Les ressources fiscales existent. Quatre mesures suffiraient déjà à ramener 15 milliards d’euros de recettes dans le budget de l’État. La Cour des comptes vous le recommande, le Conseil des prélèvements obligatoires le prouve.

À cet égard, votre persévérance dans cette posture est telle que seul le dessein bien arrêté de détruire nos services publics et notre système de protection sociale peut l’expliquer.

Votre acharnement à diaboliser l’impôt le confirme : vous voulez faire oublier que sa fonction première…

M. Philippe Marini, rapporteur général de la commission des finances. Réhabiliter l’impôt : on a déjà entendu cela en d’autres temps !

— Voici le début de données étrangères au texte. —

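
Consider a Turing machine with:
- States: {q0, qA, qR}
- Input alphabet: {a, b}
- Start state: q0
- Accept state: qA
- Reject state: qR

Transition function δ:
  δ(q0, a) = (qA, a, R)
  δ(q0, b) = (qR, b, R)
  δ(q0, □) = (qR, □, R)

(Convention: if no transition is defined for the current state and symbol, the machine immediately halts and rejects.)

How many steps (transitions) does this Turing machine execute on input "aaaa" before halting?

Execution trace:
Initial: [q0]aaaa
Step 1: δ(q0, a) = (qA, a, R) → a[qA]aaa

The machine reaches the accept state qA and halts.

The machine executed 1 step before halting.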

M. Yves Daudigny. … est de permettre l’action publique, l’entretien de la force publique et les dépenses d’administration par une contribution commune également répartie entre tous les citoyens, en raison de leurs facultés. C’est le fondement de notre pacte social solidaire, et c’est l’article XIII de la Déclaration des droits de l’homme et du citoyen ! (Applaudissements sur les travées du groupe socialiste et du groupe CRC-SPG.)

Mme la présidente. La parole est à M. Gilbert Barbier.

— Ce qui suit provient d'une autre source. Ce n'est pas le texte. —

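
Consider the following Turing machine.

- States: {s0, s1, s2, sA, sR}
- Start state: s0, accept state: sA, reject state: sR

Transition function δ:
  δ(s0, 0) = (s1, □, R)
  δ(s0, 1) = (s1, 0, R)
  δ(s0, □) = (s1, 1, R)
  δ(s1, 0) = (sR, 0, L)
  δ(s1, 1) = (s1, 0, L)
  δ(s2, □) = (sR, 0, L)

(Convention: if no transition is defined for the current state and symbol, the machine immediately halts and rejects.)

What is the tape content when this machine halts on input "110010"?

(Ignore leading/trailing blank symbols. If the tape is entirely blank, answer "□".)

Execution trace:
Initial: [s0]110010
Step 1: δ(s0, 1) = (s1, 0, R) → 0[s1]10010
Step 2: δ(s1, 1) = (s1, 0, L) → [s1]000010
Step 3: δ(s1, 0) = (sR, 0, L) → [sR]□000010

The machine reaches the reject state sR and halts.

Final tape (ignoring leading/trailing blanks): 000010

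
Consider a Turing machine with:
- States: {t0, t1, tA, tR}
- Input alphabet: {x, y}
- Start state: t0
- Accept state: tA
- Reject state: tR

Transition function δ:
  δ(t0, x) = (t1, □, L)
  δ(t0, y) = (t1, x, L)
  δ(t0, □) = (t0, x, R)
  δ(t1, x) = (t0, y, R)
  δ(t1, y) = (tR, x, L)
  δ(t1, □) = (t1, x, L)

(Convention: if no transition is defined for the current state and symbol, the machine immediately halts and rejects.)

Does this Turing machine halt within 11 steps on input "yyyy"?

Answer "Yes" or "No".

Execution trace:
Initial: [t0]yyyy
Step 1: δ(t0, y) = (t1, x, L) → [t1]□xyyy
Step 2: δ(t1, □) = (t1, x, L) → [t1]□xxyyy
Step 3: δ(t1, □) = (t1, x, L) → [t1]□xxxyyy
Step 4: δ(t1, □) = (t1, x, L) → [t1]□xxxxyyy
Step 5: δ(t1, □) = (t1, x, L) → [t1]□xxxxxyyy
Step 6: δ(t1, □) = (t1, x, L) → [t1]□xxxxxxyyy
Step 7: δ(t1, □) = (t1, x, L) → [t1]□xxxxxxxyyy
Step 8: δ(t1, □) = (t1, x, L) → [t1]□xxxxxxxxyyy
Step 9: δ(t1, □) = (t1, x, L) → [t1]□xxxxxxxxxyyy
Step 10: δ(t1, □) = (t1, x, L) → [t1]□xxxxxxxxxxyyy
Step 11: δ(t1, □) = (t1, x, L) → [t1]□xxxxxxxxxxxyyy

The machine has not reached a halting state after 11 steps.
The machine did not halt within the 11-step bound.

Answer: No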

M. Gilbert Barbier. Madame la présidente, monsieur le ministre, mes chers collègues, conformément à la loi votée en 2008, nous avons aujourd’hui à nous prononcer sur le projet de loi de programmation des finances publiques pour les années 2010 à 2014 et à poursuivre la réflexion sur les prélèvements obligatoires.

La contrainte que nous nous sommes imposée, même s’il s’agit d’un exercice difficile, a le mérite de ne pas nous cantonner dans une gestion à courte vue, année après année, sans considérer les incidences sur le futur que nous devons bâtir, ou tout du moins essayer de bâtir, ensemble.

Certains ne manqueront pas de souligner le caractère artificiel et aléatoire des schémas prévisionnels. Bien entendu, les expériences toutes récentes nous invitent à beaucoup de modestie et de prudence, tant l’évolution rapide du contexte mondial peut faire chavirer les plus belles constructions. Il est cependant nécessaire de se fixer des objectifs. Nous devons mener une politique volontariste qui permette un retour à un taux de croissance plus proche de celui de nos voisins européens. Nous le savons, dans notre pays, les réformes trop brusques ont du mal à passer.

Dans cette perspective de programmation des finances publiques, il n’est pas illogique de retenir des hypothèses macroéconomiques allant jusqu’à 2,5 % de croissance moyenne. Un tel taux est ambitieux, mais il n’est pas irraisonnable.

En revanche, une progression de la masse salariale de 2 % en 2010, de 2,9 % en 2011 et de 4,5 % les années suivantes me semble, je dois le dire, un peu trop optimiste. Elle laisserait présager une forte réduction du taux de chômage, réduction que la reprise d’activité ne permet pas d’envisager à ce niveau. Cela a une incidence particulière sur le point que je souhaite évoquer, celui du redressement des comptes sociaux.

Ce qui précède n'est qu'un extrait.